On Moses and Joshua

History has a tendency to repeat itself. One might expect that a work of literature intended to portray some type of moral truth might repeat itself as well, so it’s no surprise that there are recognizable patterns in the Bible. Some hold steadfast to a fundamentalist approach to the Bible, while others believe its purpose is to be read as a figurative narrative. Either way, the redundant nature of the stories and characters must be of some significance.

One might expect that Joshua would model himself after Moses. He was raised under Moses’s tutelage and he saw the blessings that God gave to Moses for being obedient. From a literal, fundamentalist standpoint it’s not hard to imagine that Joshua would mimic Moses’s leadership; Joshua would’ve studied Moses and learned about God’s nature through Moses. Joshua could’ve ascertained much about God’s covenant with Israel by observing Moses and the disobedient Israelites. Joshua was clearly modeling his leadership after Moses, but it’s not their similarities that sell this fundamentalist explanation, but their differences.

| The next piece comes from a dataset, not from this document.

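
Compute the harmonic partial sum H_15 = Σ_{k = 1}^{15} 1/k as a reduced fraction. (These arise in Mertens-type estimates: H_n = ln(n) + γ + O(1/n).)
H_15 = 1195757/360360

Direct summation: H_15 = 1 + 1/2 + ... + 1/15. The least common denominator is lcm(1, ..., 15) = 360360; over this denominator the numerator is 360360 + 180180 + 120120 + 90090 + 72072 + 60060 + 51480 + 45045 + 40040 + 36036 + 32760 + 30030 + 27720 + 25740 + 24024 = 1195757, so H_15 = 1195757/360360 (already in lowest terms) ≈ 3.31823. (The PNT-adjacent estimate ln(15) + γ ≈ 3.28527 matches within O(1/n).)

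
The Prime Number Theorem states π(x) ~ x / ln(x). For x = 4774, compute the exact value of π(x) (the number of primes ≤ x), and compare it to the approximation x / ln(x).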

Moses was a hesitant leader. With a speech impediment and some serious social anxiety, he was the last person that he would expect to be elected to lead God’s people out of Egypt. Joshua watched Moses suffer through hardships and uncertainty, and Joshua would develop into the confident, decisive head of the Israelites that would lead them across the Jordan River into Canaan.


Another idea is that Joshua needed to be like Moses to continue the Israelite tradition of a strong leader who would lead God’s people into the promise land. This accounts for the supernatural intercession of the protagonist alongside Joshua in ways similar to how He did with Moses- such as allowing his people to cross a body of water on dry land. Moses died before he was able to see the Promise Land. This left ancient Israel with a problem: how can this leader, Moses, who was unlike any man described in the Bible not reap the rewards of his work? According to Deuteronomy he sinned. But, because of the petty nature of his transgression along with the mighty consequence he faced it’s likely that the authors of Deuteronomy made his sin an excuse explaining how such a great leader could fall short of his goal.


The leader after Moses had to resemble the icon. Had Joshua not been accredited with a similar narrative, he might’ve overshadowed the original mouthpiece of the protagonist. Joshua also served as a reminder of past events. When the Israelites crossed the Jordan River on dry land, the reader is reminded of how God’s people were delivered out of Egypt. When Joshua raises his javelin, the reader recalls how Moses raised his staff. Deuteronomistic History, a modern theoretical construct dealing with Deuteronomy, Joshua, Judges, Samuel, and Kings, shows a repeated cycle of disobedience and repentance. The similarities in Joshua and Moses embellish the cyclical nature of these books.

This video contains relevant information from the opening until about the 7 minute mark.


The author of the ancient texts I’ve mentioned had a motive. Some would say that they were recording history as they perceived it, and some would say that they embellished it to fit their agenda, but undoubtedly the text that we have today attempts to pound admonitions into the reader’s mind by way of redundancy either in plot or character development. Joshua, clearly a character intended to hearken back to a deceased but beloved leader, becomes a refined version of Moses. It was Joshua that led the Israelites into Canaan, but Moses is never too far out of mind.